L’article 699 du même code prévoit que les avocats peuvent, dans les matières où leur ministère est obligatoire, demander que la condamnation aux dépens soit assortie à leur profit du droit de recouvrer directement contre la partie condamnée ceux des dépens dont ils ont fait l’avance sans avoir reçu provision.
La partie contre laquelle le recouvrement est poursuivi peut toutefois déduire, par compensation légale, le montant de sa créance de dépens.
La société Henry Schein France, partie qui succombe, sera condamnée aux entiers frais et dépens en ce inclus les frais d’expertise judiciaire.
8.2. Sur les frais irrépétibles
L’article 700 du code de procédure civile dispose que le juge condamne la partie tenue aux dépens ou qui perd son procès à payer à l’autre partie la somme qu’il détermine, au titre des frais exposés et non compris dans les dépens. Dans tous les cas, le juge tient compte de l’équité ou de la situation économique de la partie condamnée. Il peut, même d’office, pour des raisons tirées des mêmes considérations, dire qu’il n’y a pas lieu à ces condamnations.
En l’espèce, la société Henry Schein France, condamnée aux dépens, sera condamnée à payer à la société de la Mouillère la somme de 3.500 euros, à la société De Lage Landen Leasing la somme de 2.000 euros et à la société Sirona Dental la somme de 1.000 euros au titre de l’article 700 du code de procédure civile.
La société Henry Schein France sera déboutée de sa demande au titre des frais irrépétibles.
8.3. Sur l’exécution provisoire
En vertu de l’article 514 du code de procédure civile dans sa rédaction issue du décret n°2019-1333 du 11 décembre 2019 applicable à l’espèce et depuis le 1er janvier 2020, les décisions de première instance sont de droit exécutoires à titre provisoire à moins que la loi ou la décision rendue n’en dispose autrement.

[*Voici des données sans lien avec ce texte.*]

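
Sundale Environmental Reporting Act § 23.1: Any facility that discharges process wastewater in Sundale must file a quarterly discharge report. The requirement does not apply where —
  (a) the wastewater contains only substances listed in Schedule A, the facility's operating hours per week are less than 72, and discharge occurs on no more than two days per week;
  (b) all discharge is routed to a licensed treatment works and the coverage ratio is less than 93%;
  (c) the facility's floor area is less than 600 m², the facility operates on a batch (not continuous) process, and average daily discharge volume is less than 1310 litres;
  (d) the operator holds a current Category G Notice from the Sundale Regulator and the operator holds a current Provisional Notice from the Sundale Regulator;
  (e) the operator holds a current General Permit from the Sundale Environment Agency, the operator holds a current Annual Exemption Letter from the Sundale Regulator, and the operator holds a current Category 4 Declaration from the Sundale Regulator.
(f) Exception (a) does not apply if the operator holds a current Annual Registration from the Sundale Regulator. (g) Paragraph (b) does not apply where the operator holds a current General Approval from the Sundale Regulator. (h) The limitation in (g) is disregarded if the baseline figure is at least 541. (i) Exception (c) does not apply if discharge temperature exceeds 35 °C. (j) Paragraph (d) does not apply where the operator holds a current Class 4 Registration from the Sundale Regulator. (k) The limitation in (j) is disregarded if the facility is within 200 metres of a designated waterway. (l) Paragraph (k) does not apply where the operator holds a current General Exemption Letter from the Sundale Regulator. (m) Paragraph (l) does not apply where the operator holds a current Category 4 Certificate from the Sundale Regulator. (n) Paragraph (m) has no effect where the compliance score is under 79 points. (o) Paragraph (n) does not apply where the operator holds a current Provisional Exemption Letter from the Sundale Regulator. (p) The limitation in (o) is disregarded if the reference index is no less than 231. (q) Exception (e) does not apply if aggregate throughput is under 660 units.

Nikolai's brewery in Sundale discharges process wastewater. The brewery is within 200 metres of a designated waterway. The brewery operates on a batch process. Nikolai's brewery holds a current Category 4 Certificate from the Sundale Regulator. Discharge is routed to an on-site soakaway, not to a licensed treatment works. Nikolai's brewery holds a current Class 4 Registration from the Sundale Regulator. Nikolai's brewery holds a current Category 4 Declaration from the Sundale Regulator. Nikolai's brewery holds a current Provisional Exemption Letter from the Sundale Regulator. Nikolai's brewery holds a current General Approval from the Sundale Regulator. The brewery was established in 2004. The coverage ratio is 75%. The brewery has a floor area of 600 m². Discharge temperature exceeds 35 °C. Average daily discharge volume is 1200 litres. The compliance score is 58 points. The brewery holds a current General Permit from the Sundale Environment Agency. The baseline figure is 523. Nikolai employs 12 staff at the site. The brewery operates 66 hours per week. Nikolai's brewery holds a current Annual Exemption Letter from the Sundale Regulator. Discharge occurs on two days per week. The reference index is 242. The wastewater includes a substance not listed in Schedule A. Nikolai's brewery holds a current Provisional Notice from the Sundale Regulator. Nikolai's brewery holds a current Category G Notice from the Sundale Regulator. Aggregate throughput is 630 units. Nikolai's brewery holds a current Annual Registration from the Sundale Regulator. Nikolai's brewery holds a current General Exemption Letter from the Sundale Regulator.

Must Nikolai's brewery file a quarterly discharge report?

Exception (a) fails — the wastewater includes a non-Schedule-A substance.
Exception (b) does not apply: discharge is not routed to a licensed treatment works.
Exception (c) fails — the facility's floor area is 600 m², not less than 600 m².
Exception (d) is satisfied on its face — a current Category G Notice is held; a current Provisional Notice is held. But applying paragraphs (j)–(p): (j) is triggered — a current Class 4 Registration is held. (k) is engaged (the brewery is within 200 m of a designated waterway), but is overridden by (l): (l) operates against (k): a current General Exemption Letter is held. (m) would limit (l) — a current Category 4 Certificate is held — but (n) sets (m) aside: (n) applies — the compliance score is 58 points, under the 79 points limit. (o) would limit (n) — a current Provisional Exemption Letter is held — but (p) sets (o) aside: (p) applies — the reference index is 242, meeting the 231 threshold. Exception (d) does not apply.
Exception (e) is satisfied on its face — a current General Permit is held; a current Annual Exemption Letter is held; a current Category 4 Declaration is held. But applying paragraph (q): (q) operates — aggregate throughput is 630 units, under the 660 units limit. (e) is therefore removed.
Every exception is unavailable, so the rule governs.

Yes — Nikolai's brewery must file a quarterly discharge report.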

En l’espèce, l’exécution provisoire n’apparait pas incompatible avec la nature de l’affaire. Il n’y a pas lieu de l’écarter.
PAR CES MOTIFS
Le tribunal,
Déboute la société Sirona Dental de sa demande de voir écarter des débats le rapport d’expertise judiciaire ;
Déboute la société de la Mouillère de sa demande d’annulation du contrat du 5 avril 2016 ;
Déboute la société de la Mouillère de sa demande de condamnation de la société De Lage Landen Leasing à lui restituer la somme de 45.418,96 euros ;
Déboute la société de la Mouillère de sa demande de condamnation de la société De Lage Landen Leasing à récupérer le matériel ;
Déboute la société De Lage Landen Leasing de sa demande de condamnation de la société Henry Schein France à lui payer à la somme de 31.666,67 euros au titre du prix de vente ;
Condamne la société Henry Schein France à payer à la société de la Mouillère la somme de 22.684,48 euros ;
Condamne la société Henry Schein France à récupérer le matériel à ses frais auprès de la société de la Mouillère dans le délai de 6 mois de la signification du jugement ;
Dit que passé ce délai, la société de la Mouillère pourra faire son affaire personnelle du matériel ;
Déboute la société Henry Schein France de sa demande de garantie de la société Sirona Dental ;
Condamne la société Henry Schein France aux dépens en ce inclus les frais d’expertise judiciaire ;
Condamne la société Henry Schein France à payer à la société de la Mouillère la somme de 3.500 euros, à la société De Lage Landen Leasing la somme de 2.000 euros et à la société Sirona Dental la somme de 1.000 euros au titre de l’article 700 du code de procédure civile ;
Déboute la société Henry Schein France de sa demande au titre de l’article 700 du code de procédure civile ;
Rejette la demande de voir écarter l’exécution provisoire ;
Déboute les parties de leurs demandes plus amples ou contraires ;
Le présent jugement ayant été signé par le Président et le Greffier.